One passenger who TPG spoke with via Twitter was offered 2,500 SkyMiles "as a gesture of goodwill" after he took to the social media platform to voice his frustrations. "Honestly, compensation is the furthest thing from my mind right now. My health and safety are #1," he said, adding that he had Diamond status before the pandemic.
The passenger had no idea about the change in seat capacity until after he boarded the full flight. "[My seat neighbor and I] looked at each other and said, 'I’m sorry, but you must have the wrong seat...?' Then the flight attendant informed us."
Delta is currently the only airline with a middle seat blocking policy — with the exception of Alaska Airlines blocking select middle seats in its extra-legroom Premium Class (but not first-class or coach) through the end of May.
Related: Delta, the last holdout, will start selling flights to 100% on May 1
Delta has been known as one of the most well-run airlines in the U.S. There have been stretches of more than a month at a time without a mainline cancellation, and the airline has made a name for itself as one of the most reliable U.S.-based airlines.

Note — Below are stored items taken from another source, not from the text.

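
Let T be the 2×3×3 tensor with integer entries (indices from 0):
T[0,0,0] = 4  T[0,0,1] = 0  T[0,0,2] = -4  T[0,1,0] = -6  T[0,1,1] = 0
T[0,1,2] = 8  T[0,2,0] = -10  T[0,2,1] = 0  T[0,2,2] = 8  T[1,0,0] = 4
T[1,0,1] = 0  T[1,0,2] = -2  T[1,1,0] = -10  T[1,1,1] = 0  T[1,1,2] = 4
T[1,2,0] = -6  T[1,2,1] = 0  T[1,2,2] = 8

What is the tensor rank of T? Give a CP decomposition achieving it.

Lower bound: the mode-2 unfolding of T (rows indexed by j, columns by (i,k) = (0,0), (0,1), (0,2), (1,0), (1,1), (1,2)) is [[4, 0, -4, 4, 0, -2], [-6, 0, 8, -10, 0, 4], [-10, 0, 8, -6, 0, 8]].
There the 3×3 minor on rows j ∈ {0, 1, 2}, columns (i,k) ∈ {(0,0), (0,2), (1,2)} is det [[4, -4, -2], [-6, 8, 4], [-10, 8, 8]] = 32 ≠ 0, so this unfolding has rank ≥ 3; CP rank is at least every unfolding rank, so rank(T) ≥ 3. (This is only a lower bound: in general the CP rank may exceed every unfolding rank, so we still need to exhibit 3 rank-1 terms summing to T.)
Upper bound: T is a sum of 3 rank-1 terms, T = (0, 1) ⊗ (1, -2, 0) ⊗ (0, 0, 2) + (1, -1) ⊗ (0, 1, -1) ⊗ (2, 0, 0) + (1, 1) ⊗ (1, -2, -2) ⊗ (4, 0, -4) (one valid choice — decompositions are not unique — normalised so each a, b is primitive with positive first nonzero entry; check it by expanding all entries), so rank(T) ≤ 3.
These bounds meet, so rank(T) = 3.

rank(T) = 3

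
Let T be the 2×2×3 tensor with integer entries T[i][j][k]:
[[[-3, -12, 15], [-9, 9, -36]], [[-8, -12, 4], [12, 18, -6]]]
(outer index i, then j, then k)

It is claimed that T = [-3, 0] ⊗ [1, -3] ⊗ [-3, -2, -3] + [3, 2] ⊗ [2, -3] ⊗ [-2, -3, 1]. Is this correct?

Reconstruct entrywise from the claimed factors. For example, T[1,0,0] = -8 and Σₗ aₗ[1]bₗ[0]cₗ[0] = (0)·(1)·(-3) + (2)·(2)·(-2) = -8; checking all 12 entries, every one matches. The claim holds.

Yes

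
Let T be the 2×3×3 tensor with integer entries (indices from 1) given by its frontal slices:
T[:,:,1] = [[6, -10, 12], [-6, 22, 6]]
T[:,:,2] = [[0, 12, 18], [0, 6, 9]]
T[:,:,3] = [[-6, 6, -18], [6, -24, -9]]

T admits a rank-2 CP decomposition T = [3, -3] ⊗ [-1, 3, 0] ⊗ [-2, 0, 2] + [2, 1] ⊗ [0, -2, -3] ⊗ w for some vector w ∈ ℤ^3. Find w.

w = [-2, -3, 3]

Subtract the known terms from T to get the rank-1 residual R = [2, 1] ⊗ [0, -2, -3] ⊗ w, so R[i,j,k] = a[i]·b[j]·w[k]. Pick indices with nonzero a[1]·b[2] = (2)·(-2) = -4. Only the fibre through (1,2,·) is needed: R[1,2,:] = T[1,2,:] − Σₗ aₗ[1]bₗ[2]cₗ = [-10, 12, 6] − (3)·(3)·[-2, 0, 2] = [8, 12, -12]. Then w[k] = R[1,2,k] / -4 for each k, giving w = [8, 12, -12] / -4 = [-2, -3, 3].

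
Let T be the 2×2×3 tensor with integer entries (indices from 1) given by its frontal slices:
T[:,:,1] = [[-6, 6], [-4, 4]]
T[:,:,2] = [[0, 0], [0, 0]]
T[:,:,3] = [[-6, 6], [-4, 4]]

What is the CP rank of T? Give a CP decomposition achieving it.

rank(T) = 1

Lower bound: T ≠ 0 (e.g. T[1,1,1] = -6), so rank(T) ≥ 1.
Upper bound: if T = a ⊗ b ⊗ c then every fibre of T is a multiple of the corresponding factor, so read the factors off the fibres through the nonzero entry T[1,1,1] = -6.
The mode-1 fibre T[:,1,1] = [-6, -4] gives a = (3, 2) (primitive direction); the mode-2 fibre T[1,:,1] = [-6, 6] gives b = (1, -1); then c[k] = T[1,1,k] / (a[1]·b[1]) = [-6, 0, -6] / 3 = (-2, 0, -2).
Expanding (3, 2) ⊗ (1, -1) ⊗ (-2, 0, -2) reproduces all 12 entries of T, so T = (3, 2) ⊗ (1, -1) ⊗ (-2, 0, -2) and rank(T) ≤ 1.
These bounds meet, so rank(T) = 1.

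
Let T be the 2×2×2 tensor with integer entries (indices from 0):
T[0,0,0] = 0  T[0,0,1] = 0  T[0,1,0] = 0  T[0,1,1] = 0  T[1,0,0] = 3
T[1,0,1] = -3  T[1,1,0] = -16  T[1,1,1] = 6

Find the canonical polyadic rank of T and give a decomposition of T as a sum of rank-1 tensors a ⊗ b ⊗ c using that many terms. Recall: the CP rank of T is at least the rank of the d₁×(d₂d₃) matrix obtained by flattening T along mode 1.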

Related: Best US airlines of 2020: Who’s doing it right in the COVID era
But could this be changing?
This set of mass cancellations is not Delta's first within the past six months. As mentioned above, we saw mass cancellations over Thanksgiving and Christmas last year — though neither of those holidays resulted in the airline unblocking middle seats.
This is the third holiday in the past six months where Delta has hit major roadblocks, which has undoubtedly made a dent in the airline's reputation for reliability. But as the industry as a whole begins its road to recovery from COVID-19, we'll hopefully see flight operations return to normal and Delta's streak for no mainline cancelations return.